The Early Career Competency Assessment is designed to provide actionable insights into the strengths, developmental areas, and career potential of individuals at the beginning stages of their professional journey. This report offers a comprehensive view of an individual’s likely workplace performance tendencies across 11 competency areas that have been shown to drive professional success across a wide range of performance domains, especially early in one’s career:

Influencing & Persuading: The ability to sway or convince others to support an idea, buy a product, or take specific actions. Involves understanding people’s needs and positioning offerings in a way that resonates with them.

Negotiating: The art of reaching mutually beneficial agreements by understanding and leveraging one’s own and others’ interests.
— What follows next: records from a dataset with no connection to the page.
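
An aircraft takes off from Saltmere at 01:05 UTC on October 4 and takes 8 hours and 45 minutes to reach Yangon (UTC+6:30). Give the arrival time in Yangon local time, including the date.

Departure is given in UTC: 01:05 on Oct 4.
Add 8 hours 45 minutes → 09:50 UTC.
Yangon is UTC+6:30: 09:50 + 6:30 = 16:20 on Oct 4.

16:20 on October 4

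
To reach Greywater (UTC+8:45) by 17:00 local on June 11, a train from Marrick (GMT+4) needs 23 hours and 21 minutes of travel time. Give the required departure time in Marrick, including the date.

12:54 on Jun 10

Target arrival in UTC: 17:00 − 8:45 = 08:15 on Jun 11.
Subtract 23 hours and 21 minutes → departure 08:54 UTC on Jun 10.
Marrick is UTC+4:00: 08:54 + 4:00 = 12:54 on Jun 10.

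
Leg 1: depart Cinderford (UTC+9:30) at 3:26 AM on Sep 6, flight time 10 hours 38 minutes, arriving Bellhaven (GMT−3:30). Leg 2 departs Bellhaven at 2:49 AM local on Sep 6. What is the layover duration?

Convert departure to UTC: 3:26 AM − 9:30 = 5:56 PM UTC on Sep 5.
Add 10 hours and 38 minutes flight time → 4:34 AM UTC (Sep 6).
Bellhaven is UTC−3:30, so local arrival = 4:34 AM − 3:30 = 1:04 AM on Sep 6.
Layover = 2:49 AM − 1:04 AM = 1 hour 45 minutes.

1 hour 45 minutes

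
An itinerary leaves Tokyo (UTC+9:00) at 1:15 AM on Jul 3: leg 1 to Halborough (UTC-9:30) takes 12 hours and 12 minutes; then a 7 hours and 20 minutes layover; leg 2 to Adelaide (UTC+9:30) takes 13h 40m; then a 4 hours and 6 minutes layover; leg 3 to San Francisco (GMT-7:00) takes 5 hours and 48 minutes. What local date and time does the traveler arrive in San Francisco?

Convert departure to UTC: 1:15 AM − 9:00 = 4:15 PM UTC on Jul 2.
Add 12 hours and 12 minutes leg 1 → 4:27 AM UTC (Jul 3).
Add 7 hours 20 minutes layover in Halborough → 11:47 AM UTC.
Add 13 hours and 40 minutes leg 2 → 1:27 AM UTC (Jul 4).
Add 4 hours 6 minutes layover in Adelaide → 5:33 AM UTC.
Add 5 hours 48 minutes leg 3 → 11:21 AM UTC.
San Francisco is UTC−7:00, so local arrival = 11:21 AM − 7:00 = 4:21 AM on Jul 4.

4:21 AM on Jul 4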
It involves both compromise and strategic planning to meet objectives.

Managing Conflict: Addressing and resolving disputes constructively to maintain positive relationships and organizational harmony.

Information Seeking: Proactive and persistent pursuit of relevant knowledge, data, and insights to enhance decision-making, problem-solving, and overall performance. This includes gathering, verifying, and analyzing information from multiple sources, including research, expert opinions, and experiential learning.

Creating & Innovating: Using divergent thinking to introduce new solutions, ideas, or improvements.

Verbal Reasoning: Understanding, interpreting, and logically evaluating written or spoken language. It includes analyzing arguments, drawing conclusions, identifying implicit meanings, and solving problems based on textual information.

Procedural Thinking: The capacity to follow, analyze, and design step-by-step processes or sequences to achieve a specific goal. It involves understanding the logic and structure of procedures, breaking tasks into smaller, manageable steps, and applying rules or algorithms to solve problems.

Decisiveness: Comfort in assuming calculated risks by making decisions and taking action, even in the absence of all information.

Deliberating: Tendency to gather, consider, and evaluate all relevant information to make logical conclusions before being moved to action.

Managing Workflows: Planning, implementation, and oversight of operational workflows within a team or organization. Effective process management aims for efficiency, quality, and consistency in the execution of tasks.

Quality Focus: Commitment to delivering high-quality work with attention to accuracy, consistency, and continuous improvement. Individuals with a strong quality focus strive to meet or exceed standards, demonstrate thoroughness, and proactively address errors or inefficiencies.